The tubes are the most interesting feature of this set. They are metal tubes roughly similar to ours in appearance, but approximately one-half the height and twice the diameter. The pins, as can be seen in the diagram, are of the locking type, yet the tubes are surprisingly easy to remove. This is accounted for by the fact that they also employ a wedge principle. They are tapered gradually instead of sharply as in the locking pin on American octal tubes. The tubes are mounted on felt cushions to protect them from shock, as can be seen in the photograph.

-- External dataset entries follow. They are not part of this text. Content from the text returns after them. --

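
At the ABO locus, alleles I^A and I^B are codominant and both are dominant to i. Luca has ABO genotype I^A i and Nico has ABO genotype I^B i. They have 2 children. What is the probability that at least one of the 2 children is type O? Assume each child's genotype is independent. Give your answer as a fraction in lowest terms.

ABO cross I^A i × I^B i → 1/4 O, 1/4 A, 1/4 B, 1/4 AB.
So P(type O) = 1/4 per child.
P(none) = (3/4)^2 = 9/16; P(at least one) = 1 − 9/16 = 7/16.

7/16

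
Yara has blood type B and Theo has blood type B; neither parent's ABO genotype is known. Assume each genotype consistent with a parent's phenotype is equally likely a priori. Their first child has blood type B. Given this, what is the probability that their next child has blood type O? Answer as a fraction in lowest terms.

1/20

Possible genotypes: Yara ∈ {BB, BO}; Theo ∈ {BB, BO}.
Weight each parental genotype pair by prior × P(type-B child):
  BB × BB: posterior weight 4/15; P(next child type O) = 0.
  BB × BO: posterior weight 4/15; P(next child type O) = 0.
  BO × BB: posterior weight 4/15; P(next child type O) = 0.
  BO × BO: posterior weight 1/5; P(next child type O) = 1/4.
Weighted sum = 1/20.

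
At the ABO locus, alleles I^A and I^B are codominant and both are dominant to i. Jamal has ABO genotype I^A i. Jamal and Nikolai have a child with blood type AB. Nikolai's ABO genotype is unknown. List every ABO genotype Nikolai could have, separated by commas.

I^A I^B, I^B I^B, I^B i

For each candidate genotype of Nikolai, check whether crossing it with I^A i can produce every observed child phenotype.
  I^A I^A → possible child types {A} ✗
  I^A I^B → possible child types {A, B, AB} ✓
  I^A i → possible child types {O, A} ✗
  I^B I^B → possible child types {B, AB} ✓
  I^B i → possible child types {O, A, B, AB} ✓
  i i → possible child types {O, A} ✗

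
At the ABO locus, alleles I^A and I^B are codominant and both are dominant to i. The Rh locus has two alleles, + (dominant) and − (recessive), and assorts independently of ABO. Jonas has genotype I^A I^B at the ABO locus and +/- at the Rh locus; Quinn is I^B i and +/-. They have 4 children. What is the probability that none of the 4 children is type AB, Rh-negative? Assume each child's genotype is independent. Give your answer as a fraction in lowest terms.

50625/65536

ABO cross I^A I^B × I^B i → 1/4 A, 1/2 B, 1/4 AB.
Rh cross +/- × +/- → 3/4 Rh+, 1/4 Rh-; so P(type AB, Rh-negative) = 1/4 × 1/4 = 1/16 per child.
P(not type AB, Rh-negative) = 15/16 for one child; (15/16)^4 = 50625/65536.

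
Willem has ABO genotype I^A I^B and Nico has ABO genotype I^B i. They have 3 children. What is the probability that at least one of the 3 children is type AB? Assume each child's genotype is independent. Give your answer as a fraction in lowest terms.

ABO cross I^A I^B × I^B i → 1/4 A, 1/2 B, 1/4 AB.
So P(type AB) = 1/4 per child.
P(none) = (3/4)^3 = 27/64; P(at least one) = 1 − 27/64 = 37/64.

37/64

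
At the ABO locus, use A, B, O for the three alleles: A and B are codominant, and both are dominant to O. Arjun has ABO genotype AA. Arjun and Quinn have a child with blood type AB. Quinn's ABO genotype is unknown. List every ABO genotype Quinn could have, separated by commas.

AB, BB, BO

For each candidate genotype of Quinn, check whether crossing it with AA can produce every observed child phenotype.
  AA → possible child types {A} ✗
  AB → possible child types {A, AB} ✓
  AO → possible child types {A} ✗
  BB → possible child types {AB} ✓
  BO → possible child types {A, AB} ✓
  OO → possible child types {A} ✗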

Wehrmacht radio vacuum tube sketch - RF Cafe

Fig. 2 - Wehrmacht tube. B - Glass insulating bead. C - Upper platform. D - Lower platform. D. - Metal-to-glass header ring. E - Lead to interior elements. G - Shell. H - Copper tube shown crimped after sealing-off.

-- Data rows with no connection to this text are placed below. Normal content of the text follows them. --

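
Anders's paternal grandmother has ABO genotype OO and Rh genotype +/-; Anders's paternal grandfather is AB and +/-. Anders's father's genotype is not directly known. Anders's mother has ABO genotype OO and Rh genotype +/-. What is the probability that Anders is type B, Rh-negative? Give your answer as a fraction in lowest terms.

Anders's father's ABO genotype from OO × AB: 1/2 AO, 1/2 BO.
Crossing each possibility with the mother OO and summing P(type B): 1/2·0 + 1/2·1/2 = 1/4.
Similarly for Rh via the father's Rh distribution: P(Rh-) = 1/4.
Independent loci: 1/4 × 1/4 = 1/16.

1/16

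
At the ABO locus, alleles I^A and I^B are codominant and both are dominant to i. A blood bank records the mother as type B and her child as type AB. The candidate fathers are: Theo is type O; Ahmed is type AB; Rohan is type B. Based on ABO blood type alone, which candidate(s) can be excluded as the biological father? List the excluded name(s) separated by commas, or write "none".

Theo, Rohan

A candidate is excluded only if no genotype consistent with his phenotype could produce a type AB child with a type B mother.
Theo (type O): no genotype consistent with that phenotype can produce a type-AB child with a type-B mother.
Rohan (type B): no genotype consistent with that phenotype can produce a type-AB child with a type-B mother.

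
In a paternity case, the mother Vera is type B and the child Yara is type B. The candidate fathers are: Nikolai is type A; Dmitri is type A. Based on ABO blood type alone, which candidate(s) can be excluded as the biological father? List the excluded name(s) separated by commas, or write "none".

none

A candidate is excluded only if no genotype consistent with his phenotype could produce a type B child with a type B mother.
Every candidate has at least one consistent genotype combination, so none can be excluded.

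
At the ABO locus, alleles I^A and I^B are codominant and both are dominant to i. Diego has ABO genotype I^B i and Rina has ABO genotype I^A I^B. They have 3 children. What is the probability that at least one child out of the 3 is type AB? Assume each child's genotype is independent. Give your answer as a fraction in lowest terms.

ABO cross I^B i × I^A I^B → 1/4 A, 1/2 B, 1/4 AB.
So P(type AB) = 1/4 per child.
P(none) = (3/4)^3 = 27/64; P(at least one) = 1 − 27/64 = 37/64.

37/64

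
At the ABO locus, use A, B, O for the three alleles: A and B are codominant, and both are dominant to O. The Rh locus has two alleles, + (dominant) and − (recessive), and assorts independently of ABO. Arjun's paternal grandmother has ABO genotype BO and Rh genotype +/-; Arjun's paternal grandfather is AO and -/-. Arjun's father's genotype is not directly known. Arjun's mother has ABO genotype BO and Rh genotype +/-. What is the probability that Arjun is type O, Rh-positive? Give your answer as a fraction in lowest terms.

5/32

Arjun's father's ABO genotype from BO × AO: 1/4 AB, 1/4 AO, 1/4 BO, 1/4 OO.
Crossing each possibility with the mother BO and summing P(type O): 1/4·0 + 1/4·1/4 + 1/4·1/4 + 1/4·1/2 = 1/4.
Similarly for Rh via the father's Rh distribution: P(Rh+) = 5/8.
Independent loci: 1/4 × 5/8 = 5/32.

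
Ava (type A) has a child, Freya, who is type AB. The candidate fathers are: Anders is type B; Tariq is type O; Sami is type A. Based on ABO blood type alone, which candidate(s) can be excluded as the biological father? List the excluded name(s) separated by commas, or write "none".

Tariq, Sami

A candidate is excluded only if no genotype consistent with his phenotype could produce a type AB child with a type A mother.
Tariq (type O): no genotype consistent with that phenotype can produce a type-AB child with a type-A mother.
Sami (type A): no genotype consistent with that phenotype can produce a type-AB child with a type-A mother.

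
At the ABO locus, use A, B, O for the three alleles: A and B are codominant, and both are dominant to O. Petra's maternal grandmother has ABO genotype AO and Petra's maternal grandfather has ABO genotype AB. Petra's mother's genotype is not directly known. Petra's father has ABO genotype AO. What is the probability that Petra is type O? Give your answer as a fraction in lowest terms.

1/8

Petra's mother's ABO genotype from AO × AB: 1/4 AA, 1/4 AB, 1/4 AO, 1/4 BO.
Crossing each possibility with the father AO and summing P(type O): 1/4·0 + 1/4·0 + 1/4·1/4 + 1/4·1/4 = 1/8.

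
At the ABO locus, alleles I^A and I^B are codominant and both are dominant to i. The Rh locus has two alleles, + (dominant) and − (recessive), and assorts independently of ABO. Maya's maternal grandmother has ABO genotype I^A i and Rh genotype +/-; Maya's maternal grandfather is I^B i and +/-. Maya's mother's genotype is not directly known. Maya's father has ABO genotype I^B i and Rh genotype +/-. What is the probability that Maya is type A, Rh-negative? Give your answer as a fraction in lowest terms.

1/32

Maya's mother's ABO genotype from I^A i × I^B i: 1/4 I^A I^B, 1/4 I^A i, 1/4 I^B i, 1/4 i i.
Crossing each possibility with the father I^B i and summing P(type A): 1/4·1/4 + 1/4·1/4 + 1/4·0 + 1/4·0 = 1/8.
Similarly for Rh via the mother's Rh distribution: P(Rh-) = 1/4.
Independent loci: 1/8 × 1/4 = 1/32.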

An unusual feature is the total lack of glass in the tubes, with the exception of the seal of the pins to the base. Fig. 2 shows the method. This system has been used in special American war-time tubes, but is not yet commonly employed here. The tubes are evacuated after the assembly of the entire tube has taken place, with the exception of basing. A copper tube is brought out from the base, and the evacuating pumps attached to this. The air is then apparently pumped out and the copper tube sealed and crimped. A metal deflector plate is welded to the top of the inside crown of the tube. The elements, as is common in European manufacture, are laid on their sides, in contrast to our method of standing them up.

The line is fused in all cases, but the customary interlocking switches are conspicuous by their absence. A giant loop antenna is enclosed in the back cover of the "box" or cabinet.

Band coverage is from 15 to 50 meters; 200 to 550 meters, and 800 to 2000 meters, in addition to provision for phonograph attachment on the side of the carrying case, and a phono position on the band-change switch.

The dial is unusual in comparison to our dials. All stations are listed by the names of the cities or towns of origination. Calibrated markings on the top and bottom in meters merely serve as indicating devices rather than dependent tuning markings. The dial is made of glass. painted black on the inner surface with cut-outs where the station indicator windows appear. It is backed with a white drop, for easy reading. The grille cloth on the speaker is of a cream color which contrasts sharply but neatly with the black plastic trim and dial contrasting almost ludicrously with the drab, army-gray field case.